Once created, we can modify and combine the task vectors through arithmetic operations in Python, e.g.,
```python
negated_task_vector = -task_vector # Negating a task vector.
multi_task_vector = 0.5 * task_vector_1 + 0.7 * task_vector_2 # Adding two vectors.
```
and apply them to a pre-trained encoder as:
```python
edited_encoder = task_vector.apply_to(pretrained_checkpoint, scaling_coef=0.8)
```

Sometimes, we may want to apply a non-linear task vector to a `LinearizedImageEncoder` (to obtain posthoc linearized models for example), or viceversa. Both `NonLinearTaskVector` and `LinearizedTaskVector` can be casted and applied to encoders from the complementary class as
```python
linear_edited_encoder = nonlinear_task_vector.apply_to_linear(linear_pretrained_encoder, scaling_coef=0.8)
```

### Linearized Models

The module [src/linearize.py](src/linearize.py) provides tools to linearize any PyTorch `nn.Module`.

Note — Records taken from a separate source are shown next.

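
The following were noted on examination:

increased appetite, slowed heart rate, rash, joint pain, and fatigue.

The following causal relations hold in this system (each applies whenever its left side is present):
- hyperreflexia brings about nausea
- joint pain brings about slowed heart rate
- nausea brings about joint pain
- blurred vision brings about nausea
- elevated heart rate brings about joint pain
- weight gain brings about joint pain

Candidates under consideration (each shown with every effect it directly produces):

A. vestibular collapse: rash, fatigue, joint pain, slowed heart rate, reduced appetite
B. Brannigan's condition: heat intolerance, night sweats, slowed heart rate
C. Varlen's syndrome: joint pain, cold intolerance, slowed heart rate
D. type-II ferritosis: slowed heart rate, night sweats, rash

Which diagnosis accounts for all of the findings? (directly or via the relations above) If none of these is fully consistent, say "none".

For each candidate, compare predicted effects to what was observed:
(A) vestibular collapse — fails on increased appetite (predicts reduced appetite, not increased appetite)
(B) Brannigan's condition — increased appetite -; slowed heart rate +; rash -; joint pain -; fatigue -
(C) Varlen's syndrome — increased appetite -; slowed heart rate +; rash -; joint pain +; fatigue -
(D) type-II ferritosis — does not account for increased appetite, joint pain, fatigue
No candidate is consistent with all observations.

none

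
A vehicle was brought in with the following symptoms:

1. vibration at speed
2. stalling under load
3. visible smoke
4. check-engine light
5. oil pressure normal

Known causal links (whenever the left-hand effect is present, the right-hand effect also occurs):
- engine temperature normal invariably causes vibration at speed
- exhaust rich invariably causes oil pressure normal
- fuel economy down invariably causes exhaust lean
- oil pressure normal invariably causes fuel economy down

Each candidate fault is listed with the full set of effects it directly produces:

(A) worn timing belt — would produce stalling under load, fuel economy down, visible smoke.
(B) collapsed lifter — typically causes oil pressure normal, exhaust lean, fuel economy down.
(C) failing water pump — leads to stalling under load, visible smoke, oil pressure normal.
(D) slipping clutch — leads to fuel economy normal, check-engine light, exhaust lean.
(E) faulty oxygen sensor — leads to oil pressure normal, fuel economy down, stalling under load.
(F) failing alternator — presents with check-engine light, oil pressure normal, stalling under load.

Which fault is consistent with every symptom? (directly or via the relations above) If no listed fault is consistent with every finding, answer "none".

Checking each candidate against the observations:
(A) worn timing belt — does not account for vibration at speed, check-engine light, oil pressure normal
(B) collapsed lifter — does not account for vibration at speed, stalling under load, visible smoke, check-engine light
(C) failing water pump — vibration at speed ✗; stalling under load ✓; visible smoke ✓; check-engine light ✗; oil pressure normal ✓
(D) slipping clutch — does not account for vibration at speed, stalling under load, visible smoke, oil pressure normal
(E) faulty oxygen sensor — vibration at speed ✗; stalling under load ✓; visible smoke ✗; check-engine light ✗; oil pressure normal ✓
(F) failing alternator — vibration at speed ✗; stalling under load ✓; visible smoke ✗; check-engine light ✓; oil pressure normal ✓
Every candidate fails on at least one observation.

none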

To linearize any `model` object of the class `nn.Module` one can simply do:
```python
from src.linearize import LinearizedModel

model = ... # An object of the class `nn.Module`.
linear_model = LinearizedModel(model) # This object can be treated as any other `nn.Module`.
```
Specifically for `ImageEncoder`s the class `LinearizedImageEncoder` provides a simple way to linearize a CLIP image encoder while retaining the same API as the original object from the `ImageEncoder` class. We can therefore create a linearized CLIP model as:
```python
from src.linearize import LinearizedImageEncoder
from src.heads import get_classification_head
from src.modeling import ImageClassifier

args = ... # Arguments used to define an `ImageEncoder`.
linear_encoder = LinearizedImageEncoder(args, keep_lang=False) # This object can be treated as any other `ImageEncoder`.

classification_head = get_classification_head(args, train_dataset)

linear_clip = ImageClassifier(image_encoder, classification_head)
```
### Training

The script `src/finetune.py` can be used to reproduce the training protocol we used to fine-tune our models on all our downstream tasks (both linearly and non-linearly).
```sh 
python src/finetune.py --finetuning-mode=standard --model=ViT-B-32 --world-size=2 # Finetune non-linearly on 2 GPUs
python src/finetune.py --finetuning-mode=linear --model=ViT-B-32 --world-size=2 # Finetune non-linearly on 2 GPUs
python src/finetune.py --finetuning-mode=linear-2 --model=ViT-B-32 --world-size=2 # Finetune non-linearly on 2 GPUs (our method)
```

### Evaluation

We provide different scripts to evaluate the different task vectors obtained using the previous scripts.

#### Single-task accuracy
Having run `src/finetune.py` for a given model, you can evaluate the performance of the fine-tuned weights on each single task by running
```sh 
# Evaluate pre-trained models.
python src/eval_single_task.py --model=ViT-B-32 --finetuning-mode=none

# Evaluate non-linearly fine-tuned models.
python src/eval_single_task.py --model=ViT-B-32 --finetuning-mode=standard

# Evaluate linearly fine-tuned models.
python src/eval_single_task.py --model=ViT-B-32 --finetuning-mode=linear

# Evaluate our method. Requires having run finetune.py with --finetuning=mode=standard.
python src/eval_single_task.py --model=ViT-B-32 --finetuning-mode=linear-2
```

#### Task addition
Once evaluated on the single tasks, we can evaluate the task arithmetic performance of the different strategies on the addition benchmark.
```sh 
# Evaluate non-linearly fine-tuned models.
python src/eval_task_addition.py --model=ViT-B-32 --finetuning-mode=standard

# Evaluate linearly fine-tuned models.
python src/eval_task_addition.py --model=ViT-B-32 --finetuning-mode=linear

# Evaluate our method.
python src/eval_task_addition.py --model=ViT-B-32 --finetuning-mode=linear-2
```


## Datasets
To download and prepare the datasets, please use the code in 'src/datasets' directly.